Saha noted that BMS is looking to optimize every part of the PD-L1 testing process, from collecting quality samples to scoring them, and the data on PathAI's platform suggests opportunities to refine the latter. "It's important we build on where we've had success and what's established in the field, which is PD-L1 expression testing using the antibodies that are validated," Saha said. "But we're always trying to innovate, and this a great example innovating on a part of the process where we feel there is a huge need for improvement."
When it comes to improving predictions of which patients will respond to nivolumab, however, PD-L1 expression is just one aspect. "There are other ways to determine whether a patient will respond better to a combination of drugs, whether it's genomic analysis, genetic analysis, and others, on top of histopathology analysis," Saha said. "Our next steps are integrating a number of these and determining whether a composite biomarker will give us the best capture of patients we can treat and the highest effect size ... PathAI is a major component of that."
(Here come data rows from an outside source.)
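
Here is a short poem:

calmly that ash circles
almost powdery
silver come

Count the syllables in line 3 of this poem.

Line 3: silver(2) + come(1) = 3

3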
Although the latest data are from studies involving lung and bladder cancer patients, PathAI is developing algorithms for a number of different settings, and not just for scoring PD-L1 expression but for assessing other tissue-based biomarkers gauged by IHC. "These approaches are very generalizable," Beck said. "We are working on many different biomarkers and anticipate that the companion diagnostics of the future may incorporate multiple tissue-based biomarkers, and in that setting, reliable AI-driven scoring becomes even more important."